The Democratic Football Lads Alliance, a split from the Football Lads Alliance, called a demonstration in Manchester on Saturday 2 June to mark the anniversary of the Manchester arena bombing in 2017.
The event came after Tommy Robinson, a founder of the English Defence League, was arrested last week for a breach of the peace outside Leeds Crown Court, and the arrest marks the latest in a series of police attempts to limit his presence outside mosques and courts, where he frequently records anti-Muslim and anti-immigrant videos for his 192,000-strong YouTube audience.
The DFLA invoked the idea of ‘free speech’ to mobilise supporters this weekend, arguing that Robinson’s right to free speech had been undermined by his arrest. More generally, this builds on past far-right mobilisations, since Manchester has become a target for a series of supposedly “anti-extremist” marches against Islam following the arena bombing.
On Saturday 2 June, counter-protesters assembled in St Peter’s Square, central Manchester, from 11am, staying until around 2pm to oppose the DFLA.
The counter-demonstration was attended by around 500-600 people, who stood around banners spread across the square and listened to speeches by Labour councillor Ahmed Ali, speakers from Stand Up to Racism, and many grassroots anti-racist campaigners. The protest was fairly calm, though when the DFLA appeared to be marching in the distance, protesters gathered along the barriers at the back of the demonstration to chant slogans including the classic pro-refugee chant popular in 2015: “Say it loud, say it clear, refugees are welcome here”.
The DFLA demonstration, estimated to have between 1000 and 2000 attendees, bypassed central Manchester with a police escort, and so the two protests did not come into contact. The only moments of verbal confrontation happened when small break-off groups from the DFLA walked past, but these did not develop into anything significant, and policing remained fairly hands-off.
Counter-protesters brought banners and flags from various different organisations, including Stand Up to Racism, Unison, Unite and Manchester St Pauli. One attendee noted that the labour movement presence was strong, since many trade union banners had been brought and there were representatives from Momentum and Labour present. Nevertheless, there did not appear to be much of a community response to the callout, since very few members of Manchester’s large ethnic minority population had turned out, and many demonstrators had come in via coach and appeared to be mostly members of the Socialist Workers Party.

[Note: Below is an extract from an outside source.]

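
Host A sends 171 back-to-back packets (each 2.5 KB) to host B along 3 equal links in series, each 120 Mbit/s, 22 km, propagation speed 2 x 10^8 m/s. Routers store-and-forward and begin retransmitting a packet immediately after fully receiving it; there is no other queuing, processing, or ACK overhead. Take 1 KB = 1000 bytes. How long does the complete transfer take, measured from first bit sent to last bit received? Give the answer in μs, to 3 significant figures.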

All in all, the counter-protest felt enthusiastic but not particularly dynamic or energetic, and being outnumbered by the DFLA was worrying, especially following large mobilisations in Manchester multiple times in the last year. What was missing was a significant Manchester-based community turnout. In contrast to the Yarls Wood solidarity demonstration in the same location this March, the demographic on this protest was less culturally diverse, less local, and therefore less likely to carry momentum forward into any further Manchester-based anti-racist projects or events.
rs21’s Dave Renton argued earlier this year that the DFLA are a growing threat even though they are not yet a fully fascist organisation. Renton suggested we need to continue watching and reassessing the (D)FLA’s role in the UK far right, and begin to foster “local cultures of anti-fascism”, organising in an inclusive and rooted way to combat the potential threat posed by groups on the constantly-shifting UK far right.